The idea of showing various status information in the middle of the office – read: Next to the Cafeteria :) – in a beautiful way seemed very attractive to me. So after playing around with the App and its standard widgets to display data, and after some team brain dumping what sort of „data“ was desired for us, we came up with the following information to be presented on the Status Board.
- Project work packages and their status
- Customer support tickets and their status
- Infrastructure status from our hosting environment
- Customers that visit us at our office for workshops, trainings or general meetings
- Colleagues that are away (i.e. vacation or external training)
- Any other information like a countdown, picture, message of the day, etc.
So the next step was to identify where to get the data from, plus how to process and to display it.
One important early finding was that we do not want to query our services directly from the iPad App, but to use a proxy layer which can fetch the data from the different sources (with configurable timing), process and cache it where needed. For us, this part is done on an internal Linux server.
Our data sources turned out to be:
- Redmine for project information like work packages, their owners, customers and due date to show in a list view
- OTRS for customer support tickets, their status, owner and process time to show in a list view as well as a graph „new vs. closed per day“
- Nagios for information on server and services status (warnings and critical for the services like processes, http/s connectivity, DNS connectivity and so on)
- A simple TYPO3 extension to provide visitor information (name, company, date time)
- Again Redmine to get the colleagues „away“ information, taken from a specific project (name, reason, date from, date to)

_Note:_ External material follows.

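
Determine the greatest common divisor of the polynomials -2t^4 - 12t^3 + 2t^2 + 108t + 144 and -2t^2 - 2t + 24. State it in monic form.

t^2 + t - 12

Euclidean algorithm in ℚ[t]:
  -2t^4 - 12t^3 + 2t^2 + 108t + 144 = (t^2 + 5t + 6)(-2t^2 - 2t + 24) + (0)
Last nonzero remainder: -2t^2 - 2t + 24. Dividing through by -2 gives the monic gcd t^2 + t - 12.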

- Any TYPO3 Content Element on a special page to show counter, picture or text and so on
Now that we had the raw data, we started to design the Status Board grid layout plus the looks for each widget (almost all done in HTML/CSS/JS). We found pretty quickly that not all the information will fit on the screen at the same time, so we decided to periodically swap the content from „customer visits“ with „who is away“, and the same with „OTRS ticket status“ vs. „Redmine ticket status“. With this little trick we managed to show all information in a good-looking manner. Our proxy layer – the linux server – enables us to mange the rotation of the information (the iPad App is not capable of such things).
Technology
For those who care for the bits and bytes, let me give a quick technical overview. Surely you will be able to adapt this for your own board quickly.
On our proxy layer, we run a simple cronjob for each service which will call the appropriate PHP files to get the information and cache the HTML.

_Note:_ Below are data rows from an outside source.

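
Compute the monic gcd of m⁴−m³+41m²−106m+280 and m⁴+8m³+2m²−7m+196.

m²−3m+7

Euclidean algorithm in ℚ[m]:
  m⁴−m³+41m²−106m+280 = (m⁴+8m³+2m²−7m+196) + (−9m³+39m²−99m+84)
  m⁴+8m³+2m²−7m+196 = (−(1/9)m−37/27)(−9m³+39m²−99m+84) + ((400/9)m²−(400/3)m+2800/9)
  −9m³+39m²−99m+84 = (−(81/400)m+27/100)((400/9)m²−(400/3)m+2800/9) + (0)
Last nonzero remainder: (400/9)m²−(400/3)m+2800/9. Dividing through by 400/9 gives the monic gcd m²−3m+7.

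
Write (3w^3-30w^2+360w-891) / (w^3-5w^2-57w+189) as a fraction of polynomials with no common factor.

By polynomial division,
  3w^3-30w^2+360w-891 = (3)(w^3-5w^2-57w+189) + (-15w^2+531w-1458)
  w^3-5w^2-57w+189 = (-(1/15)w-152/75)(-15w^2+531w-1458) + ((23049/25)w-69147/25)
  -15w^2+531w-1458 = (-(125/7683)w+1350/2561)((23049/25)w-69147/25) + (0)
Last nonzero remainder: (23049/25)w-69147/25. Dividing through by 23049/25 gives the monic gcd w-3.
Cancel w-3 from numerator and denominator to get the reduced form.

(3w^2-21w+297)/(w^2-2w-63)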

Example for getting information from OTRS:
php […]/get_otrs_tickets.php > […]/output/otrs_tickets.html
Of course the technology for querying the services depends on the service itself. Here are some examples.
For Redmine, we call the server with search parameters, as
[redmine-host]/issues.json?status_id=open&sort=due_date:asc…
then putting the data into a template object which will be rendered as a HTML table.
For OTRS we are using a little class for the existing OTRS RPC interface
// Get all new tickets
$otrs_client = $this->getNewOTRSRPCClient();
$tickets_ids_new = $this->getNewTicketIds($otrs_client);
$tickets = $this->getTicketsFromIds($otrs_client, $tickets_ids_new);
In the Nagios case, we get a big XML file for the status, parse it and display the information as needed.
wget -O – [nagios-host]/inag/statusXML/statusXML.php > […]/nagios/nagios.xml
For visitors, we call the TYPO3 page where the plugin resists with a defined type num that will only render the pure HTML and then apply our own styling to the result.
Conclusion
For me, seeing this information on a large screen while grabbing a coffee or getting some cold drink from the fridge is a perfect talk starter for all of us: While you stand in front of the board, you can easily have a conversation with a colleague about some overdue work package, or inform yourself how well the support team is handling customer tickets.
How hard it all was? The data sources that we use all provide a „web service“ of sorts to hook on to – some easy, some of course a little bit harder… Again, without our proxy layer there might have been some show stoppers. Thus a clear recommendation for all advanced use cases!
The Status Board App itself, however, does a good job for us – although (surprisingly!) it did turn out to have some minor issues, most of them with the HDMI output. We just opened bug reports; no feedback by the Panic folks so far, but hopefully those glitches will be fixed soon.
By the way, the obvious alternative would have been to use a web application (existing or homebrew) rather than an iPad App. Frankly, we did not even fully explore this option, because we found having a working and good-looking framework to be a valuable asset and wanted to focus our energy on the content :)
How about you? Do you have a Status Board in your office? What kind of information do you display? Which technology do you use?